Practically, that means IAM and controls teams should validate four things in the target design before production cutover:

  • Who should have access in the new SAP process, not who had access in the old one.
  • Which service accounts, interface IDs, and batch credentials are still required.
  • Which approvals are still valid after business process redesign and segregation-of-duties changes.
  • Which reference data, including vendor, customer, and material masters, can trigger downstream access or payment risk.

This is also where non-human identity governance becomes material. If integrations still rely on static credentials, migration can silently copy insecure secrets into the target environment. NHIMG’s Ultimate Guide to NHIs explains why legacy secrets and unclear ownership are recurring failure points, while the OWASP NHI Top 10 provides useful language for secret exposure, orphaned identities, and privilege misuse. Controls are strongest when teams reconcile identities against the future-state process model, then revoke anything that is not explicitly reapproved. These controls tend to break down when cutover is compressed and business owners insist on temporary exceptions that are never fully removed.

Common Variations and Edge Cases

Tighter migration control often increases project friction, requiring organisations to balance cutover speed against assurance. That tradeoff becomes especially sharp when SAP transformation is tied to a merger, tax replatforming, or cloud hosting change, because one delay can affect multiple business streams. Best practice is evolving, but current guidance still favors explicit exception tracking, short-lived migration access, and post-cutover recertification over blanket continuity.

Some environments add extra complexity. In global SAP landscapes, local role variants and country-specific approval rules can hide privilege overlap until after go-live. In regulated industries, a “temporary” emergency account often survives because operations cannot tolerate interruption. In hybrid estates, non-SAP applications may keep trusting the old SAP identity model through interfaces, which means decommissioning has to be coordinated across systems, not just within SAP.

NHIMG’s 2024 ESG Report: Managing Non-Human Identities reports that 72% of organisations have experienced or suspect a breach of non-human identities, which is a useful reminder that migration is often where hidden access problems become visible. The safest approach is to treat every non-human credential, approval, and entitlement as suspect until it is proven necessary in the target design. Where business teams demand speed, the controls team should insist on a documented rollback path and a defined owner for each exception.

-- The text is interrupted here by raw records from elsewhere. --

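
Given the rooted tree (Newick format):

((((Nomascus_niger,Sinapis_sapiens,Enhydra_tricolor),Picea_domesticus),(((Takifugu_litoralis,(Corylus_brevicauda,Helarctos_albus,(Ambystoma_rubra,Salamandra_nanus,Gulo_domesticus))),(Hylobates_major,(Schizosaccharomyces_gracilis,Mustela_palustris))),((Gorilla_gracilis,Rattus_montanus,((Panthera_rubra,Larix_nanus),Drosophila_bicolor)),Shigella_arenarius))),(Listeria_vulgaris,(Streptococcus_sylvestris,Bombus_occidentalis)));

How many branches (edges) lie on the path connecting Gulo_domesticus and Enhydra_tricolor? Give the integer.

9

The MRCA of Gulo_domesticus and Enhydra_tricolor is the node subtending (((Nomascus_niger,Sinapis_sapiens,Enhydra_tricolor),Picea_domesticus),(((Takifugu_litoralis,(Corylus_brevicauda,Helarctos_albus,(Ambystoma_rubra,Salamandra_nanus,Gulo_domesticus))),(Hylobates_major,(Schizosaccharomyces_gracilis,Mustela_palustris))),((Gorilla_gracilis,Rattus_montanus,((Panthera_rubra,Larix_nanus),Drosophila_bicolor)),Shigella_arenarius))).
From Gulo_domesticus up to that node: 6 branches. From Enhydra_tricolor up to the same node: 3 branches. Total: 6 + 3 = 9.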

Standards & Framework Alignment

This section maps relevant standards and security frameworks to the operational risks and controls described in this guidance.

OWASP Non-Human Identity Top 10 address the attack and risk surface, while NIST CSF 2.0 and NIST AI RMF set the governance and control requirements practitioners need to meet.

Framework Control / Reference Relevance
NIST CSF 2.0 PR.AA-01 Migration risk centers on validating identities and access against the new target state.
OWASP Non-Human Identity Top 10 NHI-03 Static secrets and copied technical accounts are common SAP migration failure points.
NIST AI RMF Migration is a governance and accountability event requiring defined ownership and oversight.

Reconcile SAP roles, service accounts, and exceptions to the future-state access model before cutover.